LOS ANGELES -- Rickie Fowler was walking toward his golf ball in the 18th fairway on a cool, cloudy Sunday afternoon when he looked to his right and to his left and asked a most unusual question for any U.S. Open but this one.
"Are these the widest fairways for a U.S. Open?" he said.
There's a lot different about a U.S. Open at Los Angeles Country Club, and that goes beyond the second-oldest championship in golf being held on the edge of Beverly Hills.
The U.S. Open hasn't had Bermuda rough in play off the fairways since 2005 at Pinehurst No. 2, and yet the greens on the North course are bentgrass.
As for the fairways? True, this is one of the widest U.S. Open courses. But it might help to put a notice several tee boxes that says, "Targets are smaller than they appear."

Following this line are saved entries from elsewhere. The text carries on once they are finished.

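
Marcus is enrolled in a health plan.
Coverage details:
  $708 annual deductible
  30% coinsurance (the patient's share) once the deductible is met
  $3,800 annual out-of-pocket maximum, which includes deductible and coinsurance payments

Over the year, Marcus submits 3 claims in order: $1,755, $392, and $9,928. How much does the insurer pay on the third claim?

Claim 1 — $1,755: $708 to deductible, leaving $1,047; patient's 30% is $314.10. Cost to patient: $1,022.10. OOP to date $1,022.10. Plan pays $1,755 − $1,022.10 = $732.90.
Claim 2 — $392: deductible met; 30% of $392 = $117.60. Cost to patient: $117.60. OOP to date $1,139.70. Insurer: $392 − $117.60 = $274.40.
Claim 3 — $9,928: 30% coinsurance on $9,928 = $2,978.40. Adding that to $1,139.70 gives $4,118.10, past the $3,800 cap; patient pays only $3,800 − $1,139.70 = $2,660.30. Plan pays $9,928 − $2,660.30 = $7,267.70.

$7,267.70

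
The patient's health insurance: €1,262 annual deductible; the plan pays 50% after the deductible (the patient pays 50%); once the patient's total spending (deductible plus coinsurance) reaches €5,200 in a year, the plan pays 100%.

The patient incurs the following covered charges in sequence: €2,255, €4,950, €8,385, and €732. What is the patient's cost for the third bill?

€966.50

Claim 1 (€2,255): €1,262 finishes the deductible; €993 goes to coinsurance; 50% of €993 = €496.50. Patient pays €1,758.50; OOP now €1,758.50.
Claim 2 (€4,950): 50% coinsurance on €4,950 = €2,475. Patient owes €2,475 (running OOP €4,233.50).
Claim 3 (€8,385): deductible met; 50% of €8,385 = €4,192.50. That would push OOP to €8,426, over the €5,200 cap, so patient pays €5,200 − €4,233.50 = €966.50.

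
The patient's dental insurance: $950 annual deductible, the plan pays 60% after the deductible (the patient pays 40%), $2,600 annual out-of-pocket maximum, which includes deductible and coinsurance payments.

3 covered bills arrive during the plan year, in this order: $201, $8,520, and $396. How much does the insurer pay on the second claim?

Bill 1, $201: entire amount goes to the deductible. Cost to patient: $201. OOP to date $201. Insurer: $201 − $201 = $0.
Bill 2, $8,520: $749 finishes the deductible; $7,771 goes to coinsurance; coinsurance $7,771 × 40% = $3,108.40. Together that's $749 + $3,108.40 = $3,857.40. That would push OOP to $4,058.40, over the $2,600 cap, so patient pays $2,600 − $201 = $2,399. Insurer: $8,520 − $2,399 = $6,121.

$6,121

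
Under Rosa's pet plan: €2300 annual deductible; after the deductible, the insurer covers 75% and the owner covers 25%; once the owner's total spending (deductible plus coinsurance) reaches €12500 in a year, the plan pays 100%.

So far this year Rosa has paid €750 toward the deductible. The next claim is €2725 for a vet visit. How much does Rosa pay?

€1843.75

€750 of the €2300 deductible is already met, leaving €1550.
After the €1550 deductible portion, €2725 − €1550 = €1175 is subject to coinsurance.
Owner's 25% share of €1175 is €293.75.
Owner responsibility before any cap: €1550 + €293.75 = €1843.75.
Year-to-date out-of-pocket becomes €750 + €1843.75 = €2593.75, still under the €12500 maximum, so no cap applies.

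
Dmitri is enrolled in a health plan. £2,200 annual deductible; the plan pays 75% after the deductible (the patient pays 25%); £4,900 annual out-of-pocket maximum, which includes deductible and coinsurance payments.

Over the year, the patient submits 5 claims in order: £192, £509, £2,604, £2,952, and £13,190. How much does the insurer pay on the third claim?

Claim 1 (£192): fully absorbed by the deductible. Patient pays £192; OOP now £192. Plan pays £192 − £192 = £0.
Claim 2 (£509): entire amount goes to the deductible. Patient pays £509; OOP now £701. Plan pays £509 − £509 = £0.
Claim 3 (£2,604): £1,499 finishes the deductible; £1,105 goes to coinsurance; patient's 25% is £276.25. Cost to patient: £1,775.25. OOP to date £2,476.25. Insurer: £2,604 − £1,775.25 = £828.75.

£828.75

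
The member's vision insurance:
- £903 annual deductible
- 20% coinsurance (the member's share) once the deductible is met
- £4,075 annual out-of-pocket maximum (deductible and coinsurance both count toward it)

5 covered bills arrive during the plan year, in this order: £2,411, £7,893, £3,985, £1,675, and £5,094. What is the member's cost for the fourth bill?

£335

Bill 1, £2,411: £903 finishes the deductible; £1,508 goes to coinsurance; 20% of £1,508 = £301.60. Cost to member: £1,204.60. OOP to date £1,204.60.
Bill 2, £7,893: deductible already satisfied, so member's share is 20% × £7,893 = £1,578.60. Cost to member: £1,578.60. OOP to date £2,783.20.
Bill 3, £3,985: 20% coinsurance on £3,985 = £797. Cost to member: £797. OOP to date £3,580.20.
Bill 4, £1,675: 20% coinsurance on £1,675 = £335. Member owes £335 (running OOP £3,915.20).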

"Looks big," Fowler said. "Plays small."
Another big change for this U.S. Open is the topic of conversation. The U.S. Open comes one week after the PGA Tour announced the Saudi Arabian wealth fund it had been battling in court over LIV Golf is now its partner in a new for-profit commercial company. No one knows what this means for LIV Golf and the players that defected, or the PGA Tour and how to appease players who chose to stay.
"I know the same amount of information you do. It's very tough to make any kind of comment or decision because I don't have enough information," Justin Thomas said. "There's still a lot of things that have to play out."

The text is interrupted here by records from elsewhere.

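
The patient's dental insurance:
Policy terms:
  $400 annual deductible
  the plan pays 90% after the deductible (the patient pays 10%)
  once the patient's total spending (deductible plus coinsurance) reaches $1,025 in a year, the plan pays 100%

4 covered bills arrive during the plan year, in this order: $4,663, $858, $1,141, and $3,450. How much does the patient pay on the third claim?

$112.90

Claim 1 ($4,663): $400 finishes the deductible; $4,263 goes to coinsurance; patient's 10% is $426.30. Cost to patient: $826.30. OOP to date $826.30.
Claim 2 ($858): deductible met; 10% of $858 = $85.80. Patient pays $85.80; OOP now $912.10.
Claim 3 ($1,141): deductible already satisfied, so patient's share is 10% × $1,141 = $114.10. OOP would hit $1,026.20 > $1,025, so the cap limits the patient to $1,025 − $912.10 = $112.90.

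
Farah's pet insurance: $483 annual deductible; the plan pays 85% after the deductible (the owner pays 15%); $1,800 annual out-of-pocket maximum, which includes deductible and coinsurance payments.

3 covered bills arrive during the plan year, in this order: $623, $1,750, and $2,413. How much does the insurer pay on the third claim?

$2,051.05

Claim 1 ($623): deductible takes $483, $140 remains; coinsurance $140 × 15% = $21. Owner pays $504; OOP now $504. Plan pays $623 − $504 = $119.
Claim 2 ($1,750): 15% coinsurance on $1,750 = $262.50. Owner pays $262.50; OOP now $766.50. Plan pays $1,750 − $262.50 = $1,487.50.
Claim 3 ($2,413): deductible met; 15% of $2,413 = $361.95. Owner pays $361.95; OOP now $1,128.45. Insurer: $2,413 − $361.95 = $2,051.05.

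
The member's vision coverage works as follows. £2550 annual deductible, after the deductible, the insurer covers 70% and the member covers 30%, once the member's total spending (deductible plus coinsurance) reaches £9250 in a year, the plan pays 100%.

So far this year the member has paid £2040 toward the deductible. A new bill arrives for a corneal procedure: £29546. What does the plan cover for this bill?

Deductible still to meet: £2550 − £2040 = £510.
The remaining £29036 (= £29546 − £510) moves to coinsurance.
30% of £29036 = £8710.80 falls to the member.
So the member owes £510 + £8710.80 = £9220.80 before any cap.
That would bring total out-of-pocket to £11260.80, past the £9250 cap. The member is capped at £9250 − £2040 = £7210 on this claim.
Insurer pays the balance: £29546 − £7210 = £22336.

£22336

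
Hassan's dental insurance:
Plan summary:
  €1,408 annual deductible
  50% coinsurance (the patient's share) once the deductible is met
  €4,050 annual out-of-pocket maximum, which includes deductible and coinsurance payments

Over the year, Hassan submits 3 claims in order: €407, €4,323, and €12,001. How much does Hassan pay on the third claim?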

Thomas joined Fowler and Jordan Spieth for a casual game over 18 holes, a perfect day to beat the crowd and get a good look at the course in U.S. Open conditions. It was cool and dry, and the course was fast. Given the dry forecast, this would appear to be a week where the USGA can control conditions to its liking.
Thomas was among several players who came over to LACC during the West Coast swing, either after Torrey Pines or before Riviera. It's not entirely a blind date.

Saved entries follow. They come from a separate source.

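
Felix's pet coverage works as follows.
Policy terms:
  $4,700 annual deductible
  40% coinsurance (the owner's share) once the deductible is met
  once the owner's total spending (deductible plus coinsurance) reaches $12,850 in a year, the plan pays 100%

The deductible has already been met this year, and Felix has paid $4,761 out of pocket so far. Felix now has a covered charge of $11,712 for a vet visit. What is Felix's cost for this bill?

With the deductible met, the entire $11,712 is subject to coinsurance.
Owner's 40% share of $11,712 is $4,684.80.
Year-to-date out-of-pocket becomes $4,761 + $4,684.80 = $9,445.80, still under the $12,850 maximum, so no cap applies.

$4,684.80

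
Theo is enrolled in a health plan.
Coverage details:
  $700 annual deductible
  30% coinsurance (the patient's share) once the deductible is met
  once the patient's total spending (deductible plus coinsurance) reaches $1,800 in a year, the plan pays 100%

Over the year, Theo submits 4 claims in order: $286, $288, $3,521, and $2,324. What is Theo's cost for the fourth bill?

Claim 1 — $286: fully absorbed by the deductible. Cost to patient: $286. OOP to date $286.
Claim 2 — $288: all of it applies to the deductible. Patient owes $288 (running OOP $574).
Claim 3 — $3,521: deductible takes $126, $3,395 remains; patient's 30% is $1,018.50. Cost to patient: $1,144.50. OOP to date $1,718.50.
Claim 4 — $2,324: deductible met; 30% of $2,324 = $697.20. That would push OOP to $2,415.70, over the $1,800 cap, so patient pays $1,800 − $1,718.50 = $81.50.

$81.50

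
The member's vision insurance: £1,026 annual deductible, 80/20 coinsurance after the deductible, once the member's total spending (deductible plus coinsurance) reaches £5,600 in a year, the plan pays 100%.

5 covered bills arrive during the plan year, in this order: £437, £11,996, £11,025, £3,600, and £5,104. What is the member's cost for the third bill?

£2,205

Claim 1 — £437: fully absorbed by the deductible. Member pays £437; OOP now £437.
Claim 2 — £11,996: £589 to deductible, leaving £11,407; member's 20% is £2,281.40. Cost to member: £2,870.40. OOP to date £3,307.40.
Claim 3 — £11,025: deductible already satisfied, so member's share is 20% × £11,025 = £2,205. Member pays £2,205; OOP now £5,512.40.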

This will be the third time in the last nine years the U.S. Open goes to a course for the first time. The difference is that Erin Hills (2017) and Chambers Bay (2015) had only opened about 10 years before getting a U.S. Open, and neither is on the list for another one.
LACC has history -- a lot of it -- and already is assured of another U.S. Open in 2039.
Gil Hanse oversaw a restoration to the George Thomas Jr. design a dozen years ago to a course that first moved to this property in 1911. It offers just about everything.
"It's cool, very unique," Thomas said. "It has a wide variety of holes very short and very long. Hitting the fairway and getting it in the fairway is a premium. But you have a lot of wedges in your hand, and then you've got holes where you're trying to figure out how to make par."
And after all that, Thomas concluded, "I have absolutely no idea what the scores are going to be like."
The par 3s will get plenty of attention, and that was another first for Thomas -- the first time he has ever hit a 3-wood into a par 3 twice in one round. The first was at the 284-yard seventh. The other was at the 290-yard 11th hole.
Thomas mentioned the importance of hitting the fairway and getting it in the fairway, and that's not always the same thing. On the 380-yard 12th hole, Thomas and Fowler each hit a long iron into the fairway, leaving a wedge or short iron. Spieth hit driver over the edge of a bunker on the left side. The shot was perfect -- or looked that way.
The turf is fast enough that the ball rolled out and didn't stop until it was in the right rough. It took him a while to find it. He had a lob wedge into the green without being able to control it, and control is everything in a U.S. Open.
The rough doesn't need to be thick to be penal with Bermuda grass. Even at 3 inches, golf balls sink to the bottom. This being a Sunday before U.S. Open week begins, the volunteer marshals had yet to show up.
"Every time we missed the fairway, it took more than one to find a ball," Thomas said. "It sits down. It's very odd for California, let alone a U.S. Open. I don't know if I've played a U.S. Open on Bermuda. But it's very, very nasty."
There was Bermuda grass at Pinehurst in 2014, but by then, the Bill Coore and Ben Crenshaw project had eliminated most of the Bermuda rough in favor of expansive waste areas.